Esophagogastric varices (EGV) are severe complications of hepatitis C virus-related liver cirrhosis (HCV-LC). In most cases, portal hypertension improves after achieving sustained virologic response (SVR) with direct-acting antiviral (DAA) therapy. However, in some cases, EGV progression occurs even after HCV elimination. Recently, Satoshi Iwai and colleagues from Nara Medical University in Japan studied whether von Willebrand factor (VWF) and a disintegrin-like and metalloprotease with thrombospondin type 1 motif 13 (ADAMTS13) could predict EGV progression in HCV-LC after achieving SVR. Their detailed findings were published in the journal Hepatology Research.
This retrospective study included 47 HCV-LC patients who achieved SVR after DAA therapy. Eighteen patients experienced EGV progression after SVR (EGV progression group), while 29 did not (no EGV progression group). Plasma VWF antigen levels and ADAMTS13 activity were measured the day before DAA treatment.
The results showed that plasma VWF antigen levels (P=0.00331) and VWF/ADAMTS13 ratios (P=0.000249) were significantly higher in the EGV progression group than in the no EGV progression group. Multivariate logistic regression analysis found that a VWF/ADAMTS13 ratio >2.3 was the only risk factor for EGV progression after SVR ([HR: 18.4, 95% CI: 3.08-109, P=0.00138]). During the observation period, patients with a VWF/ADAMTS13 ratio >2.3 had a significantly higher cumulative incidence of EGV progression after achieving SVR than those with a ratio ≤2.3 (HR: 6.4, 95% CI: 1.78-22.96, P=0.0044).
Summary by Wenhui Zhang
Beijing Daxing District People’s Hospital, Department of Gastroenterology
Esophagogastric varices (EGV) are severe complications of liver cirrhosis, with up to 85% of cirrhosis patients developing EGV at some point.
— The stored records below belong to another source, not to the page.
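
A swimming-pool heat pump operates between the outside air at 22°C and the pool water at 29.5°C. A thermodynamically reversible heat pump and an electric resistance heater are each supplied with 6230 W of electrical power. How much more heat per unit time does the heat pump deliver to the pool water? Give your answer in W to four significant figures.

245200 W

In absolute terms T_C = 295.15 K and T_H = 302.65 K, so ΔT = 7.500 K.
COP_Carnot = T_H/ΔT = 302.65/7.500 = 40.35.
The heat pump delivers Q̇_H = COP × Ẇ = 251400 W; the resistance heater delivers Ẇ = 6230 W.
Extra = (COP − 1)·Ẇ = 245200 W.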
Hepatitis C virus-related liver cirrhosis (HCV-LC) is no exception. In most cases, portal hypertension in HCV-LC improves after achieving sustained virologic response (SVR) with DAA therapy. However, in some cases, EGV may worsen even after clearing HCV. Both hepatic venous pressure gradient (HVPG) and endoscopy are invasive procedures, and finding minimally invasive or non-invasive methods to predict the occurrence and worsening of EGV remains a hot topic for clinicians and researchers.
The highlight of this study is the measurement of plasma VWF antigen levels and ADAMTS13 activity the day before DAA therapy, along with endoscopic evaluation of EGV. The results showed that patients with a baseline VWF/ADAMTS13 ratio >2.3 had a significantly higher cumulative incidence of EGV progression after achieving SVR than those with a ratio ≤2.3, leading to the conclusion that the VWF/ADAMTS13 ratio before DAA therapy could predict EGV progression after achieving SVR. Considering the hemodynamic differences between esophageal and gastric varices, the study also found that this ratio was significantly elevated in both the esophageal and gastric varices progression groups. Stratifying patients based on this ratio could help avoid unnecessary endoscopies in low-risk patients.
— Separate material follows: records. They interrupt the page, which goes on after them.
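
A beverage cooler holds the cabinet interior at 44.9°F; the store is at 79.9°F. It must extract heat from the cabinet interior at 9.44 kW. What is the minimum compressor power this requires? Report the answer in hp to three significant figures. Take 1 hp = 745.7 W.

0.878 hp

In absolute terms T_C = 280.32 K and T_H = 299.76 K, so ΔT = 19.44 K.
COP_Carnot = T_C/ΔT = 280.32/19.44 = 14.42.
Ẇ_min = Q̇/COP_Carnot = 9.440/14.42 = 0.6548 kW = 0.8781 hp.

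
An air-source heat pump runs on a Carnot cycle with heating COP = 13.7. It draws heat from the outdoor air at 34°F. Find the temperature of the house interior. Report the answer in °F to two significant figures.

73 °F

COP_HP = T_H/(T_H − T_C) rearranges to T_H = COP·T_C/(COP − 1).
With T_C = 274.26 K, T_H = 13.7 × 274.26/12.70 = 295.86 K.
Converting, 295.86 K = 72.87°F.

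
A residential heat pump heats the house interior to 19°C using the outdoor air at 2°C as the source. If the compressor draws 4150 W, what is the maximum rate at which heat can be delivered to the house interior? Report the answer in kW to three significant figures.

In absolute terms T_C = 275.15 K and T_H = 292.15 K, so ΔT = 17.00 K.
COP_Carnot = T_H/ΔT = 292.15/17.00 = 17.19.
Q̇_max = COP_Carnot × Ẇ = 17.19 × 4150 W = 71320 W = 71.32 kW.

71.3 kW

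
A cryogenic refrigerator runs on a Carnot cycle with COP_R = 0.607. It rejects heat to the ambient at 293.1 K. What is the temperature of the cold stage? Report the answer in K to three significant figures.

For a Carnot refrigerator COP_R = T_C/(T_H − T_C), so T_C = COP·T_H/(1 + COP).
With T_H = 293.10 K, T_C = 0.607 × 293.10/1.607 = 110.71 K.

111 K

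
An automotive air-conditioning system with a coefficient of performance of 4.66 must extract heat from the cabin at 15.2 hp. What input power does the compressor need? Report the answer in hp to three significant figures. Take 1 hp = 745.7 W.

Ẇ = Q̇_C/COP = 15.20/4.66 = 3.262 hp.

3.26 hp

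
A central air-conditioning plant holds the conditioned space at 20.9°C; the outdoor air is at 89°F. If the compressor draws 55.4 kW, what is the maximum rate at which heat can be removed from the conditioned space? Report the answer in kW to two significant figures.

1500 kW

In absolute terms T_C = 294.05 K and T_H = 304.82 K, so ΔT = 10.77 K.
COP_Carnot = T_C/ΔT = 294.05/10.77 = 27.31.
Q̇_max = COP_Carnot × Ẇ = 27.31 × 55.40 kW = 1513 kW.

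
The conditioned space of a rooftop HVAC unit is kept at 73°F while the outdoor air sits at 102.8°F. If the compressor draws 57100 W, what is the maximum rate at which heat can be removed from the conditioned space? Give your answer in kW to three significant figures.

1020 kW

In absolute terms T_C = 295.93 K and T_H = 312.48 K, so ΔT = 16.56 K.
COP_Carnot = T_C/ΔT = 295.93/16.56 = 17.87.
Q̇_max = COP_Carnot × Ẇ = 17.87 × 57100 W = 1021000 W = 1021 kW.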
However, this study has some limitations: (1) The sample size is small (47 patients in total, with 18 experiencing EGV progression and 29 without progression); (2) It is a single-center, retrospective, observational study without a validation cohort; (3) The diagnosis of portal hypertension was based on physical examination, laboratory results, and imaging, without measuring HVPG.